Who Needs Mercy?
Shortly after his grandiose descent on the gold-plated escalator in his self-named tower, Donald Trump was asked if he had ever asked God for forgiveness. Trump said:
“I am not sure I have. I just go on and try to do a better job from there. I don’t think so. I think if I do something wrong, I think, I just try and make it right. I don’t bring God into that picture. I don’t.”(http://www.cnn.com/2015/07/18/politics/trump-has-never-sought-forgiveness/)
Trump’s largely fact-free campaign of inflated statistics, exaggerated half-truths, and over-blown self-aggrandizement combined with his thin-skinned reaction to even the slightest suggestion that he might need to apologize for anything have largely demonstrated the truth of that confession.
The problem, of course, is that there is something of Donald Trump in all of us. It’s not easy for any of us to acknowledge that we can’t make everything right by our own actions. Sooner or later, we all need forgiveness that is unearned, grace that is undeserved, and mercy that “trumps” our self-confident assurance in our own power and goodness.
When it comes to describing mercy, it’s hard to improve on Shakespeare:
The quality of mercy is not strained;
It droppeth as the gentle rain from heaven…
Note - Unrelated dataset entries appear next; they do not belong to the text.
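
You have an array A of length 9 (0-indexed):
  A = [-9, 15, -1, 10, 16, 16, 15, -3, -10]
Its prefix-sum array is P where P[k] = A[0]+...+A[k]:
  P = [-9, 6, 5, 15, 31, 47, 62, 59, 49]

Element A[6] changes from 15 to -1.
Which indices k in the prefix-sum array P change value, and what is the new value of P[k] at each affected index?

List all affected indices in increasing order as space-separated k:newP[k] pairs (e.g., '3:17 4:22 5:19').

P[k] = A[0] + ... + A[k]
P[k] includes A[6] iff k >= 6
Affected indices: 6, 7, ..., 8; delta = -16
  P[6]: 62 + -16 = 46
  P[7]: 59 + -16 = 43
  P[8]: 49 + -16 = 33

Answer: 6:46 7:43 8:33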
It is an attribute to God himself;
And earthly power doth then show likest God’s
When mercy seasons justice. Therefore,
Though justice be thy plea, consider this,
That, in the course of justice, none of us
Should see salvation: we do pray for mercy;
And that same prayer doth teach us all to render
The deeds of mercy. (“The Merchant of Venice,” Act 5)
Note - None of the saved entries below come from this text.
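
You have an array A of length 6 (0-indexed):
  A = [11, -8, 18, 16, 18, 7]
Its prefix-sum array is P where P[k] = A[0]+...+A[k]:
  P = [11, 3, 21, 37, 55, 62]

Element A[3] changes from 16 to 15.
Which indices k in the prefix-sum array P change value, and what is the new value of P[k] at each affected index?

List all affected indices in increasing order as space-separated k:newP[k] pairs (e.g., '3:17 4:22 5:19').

P[k] = A[0] + ... + A[k]
P[k] includes A[3] iff k >= 3
Affected indices: 3, 4, ..., 5; delta = -1
  P[3]: 37 + -1 = 36
  P[4]: 55 + -1 = 54
  P[5]: 62 + -1 = 61

Answer: 3:36 4:54 5:61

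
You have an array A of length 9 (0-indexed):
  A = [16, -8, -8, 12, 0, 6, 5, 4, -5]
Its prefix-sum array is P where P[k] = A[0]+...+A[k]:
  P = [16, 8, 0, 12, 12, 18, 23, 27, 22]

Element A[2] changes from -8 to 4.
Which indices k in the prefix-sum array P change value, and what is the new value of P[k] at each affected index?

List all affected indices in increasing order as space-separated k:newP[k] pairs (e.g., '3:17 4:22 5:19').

Answer: 2:12 3:24 4:24 5:30 6:35 7:39 8:34

Derivation:
P[k] = A[0] + ... + A[k]
P[k] includes A[2] iff k >= 2
Affected indices: 2, 3, ..., 8; delta = 12
  P[2]: 0 + 12 = 12
  P[3]: 12 + 12 = 24
  P[4]: 12 + 12 = 24
  P[5]: 18 + 12 = 30
  P[6]: 23 + 12 = 35
  P[7]: 27 + 12 = 39
  P[8]: 22 + 12 = 34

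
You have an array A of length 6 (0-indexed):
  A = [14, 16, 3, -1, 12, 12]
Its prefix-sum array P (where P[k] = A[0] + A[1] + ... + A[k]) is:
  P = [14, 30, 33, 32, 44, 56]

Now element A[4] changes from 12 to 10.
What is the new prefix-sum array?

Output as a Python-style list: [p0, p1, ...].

Answer: [14, 30, 33, 32, 42, 54]

Derivation:
Change: A[4] 12 -> 10, delta = -2
P[k] for k < 4: unchanged (A[4] not included)
P[k] for k >= 4: shift by delta = -2
  P[0] = 14 + 0 = 14
  P[1] = 30 + 0 = 30
  P[2] = 33 + 0 = 33
  P[3] = 32 + 0 = 32
  P[4] = 44 + -2 = 42
  P[5] = 56 + -2 = 54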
Ask for the Bleeding Charity
In The Great Divorce
, C. S. Lewis tells the story of a bus-load of residents from Hell who take a day-trip to Heaven. One Trump-like guy whom Lewis calls the Big Ghost — and who could be a lot like all of us — thumps his chest and says, “Look at me, now…I done my best all my life see…I only want my rights. I’m not asking for anyone’s bleeding charity.”
His Heavenly guide responds, “Then do. At once. Ask for the Bleeding Charity. Everything is here for the asking and absolutely nothing can be bought.” (Note the way Lewis used caps to personify the Bleeding Charity.) That’s mercy. That’s grace.
On Good Friday we stand beneath a rugged, Roman cross where the mercy of God trumps (“to win by playing a card from the suit that beats the other suits”) all of our selfish pride and humbles us before a love we cannot earn or control.
The old hymn (you can sing along with it here.
) gets it right:
Upon that cross of Jesus
mine eye at times can see
the very dying form of One
who suffered there for me;
and from my stricken heart with tears
two wonders I confess:
the wonders of redeeming love
and my unworthiness.
On this Good Friday, I pray that each of us — including Mr. Trump — will ask for the Bleeding Charity and experience the undeserved mercy, the extravagant grace, the unbounded love that was poured out for us at the cross.